Revellers erupted in cheers amid a confetti-filled celebration in New York's Times Square to welcome in the new year, part of a series of star-studded parties and glittering fireworks displays around the world to usher in 2012.
From New Zealand to New York, the world eagerly welcomed a new year and hoped for a better future, saying goodbye to a year of hurricanes, tsunamis and economic turmoil that many would rather forget.
In New York, hundreds of thousands gathered on Times Square to witness a crystal ball with more than 30,000 lights -- and decorated with 3,000 Waterford Crystal triangles -- descend at midnight.
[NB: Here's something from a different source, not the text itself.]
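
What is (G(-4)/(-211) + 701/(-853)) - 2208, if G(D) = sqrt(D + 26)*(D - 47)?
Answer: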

Lady Gaga and Mayor Michael Bloomberg led the crowd in the final-minute countdown.
Revellers in Australia, Asia, Europe and the South Pacific island nation of Samoa, which jumped across the international dateline to be first to celebrate, welcomed 2012 with pyrotechnic displays.
Fireworks soared and sparked over Moscow's Red Square, crowds on Paris's Champs-Elysees boulevard popped champagne corks at midnight.
But many approached the new year with more relief than joy, as people battered by weather disasters, joblessness and economic uncertainty hoped the stroke of midnight would change their fortunes.
The first worldwide celebrations started in the island nation of Samoa, which hopped across the international date line at midnight last Thursday, skipping Friday and moving instantly to Saturday.
Samoa and the neighbouring nation of Tokelau lie near the dateline that zigzags vertically through the Pacific Ocean; both sets of islands decided to realign themselves this year from the Americas side of the line to the Asia side to be more in tune with key trading partners.
In Sydney, more than 1.5 million people watched the shimmering pyrotechnic display designed around the theme 'Time to Dream'. In London, some 250,000 people gathered to listen to Big Ben chime at the stroke of midnight.
In Brazil, heavy rains did not halt parties as upward of two million people gathered on Copacabana beach in Rio de Janeiro and nearly as many on a main avenue in Sao Paulo.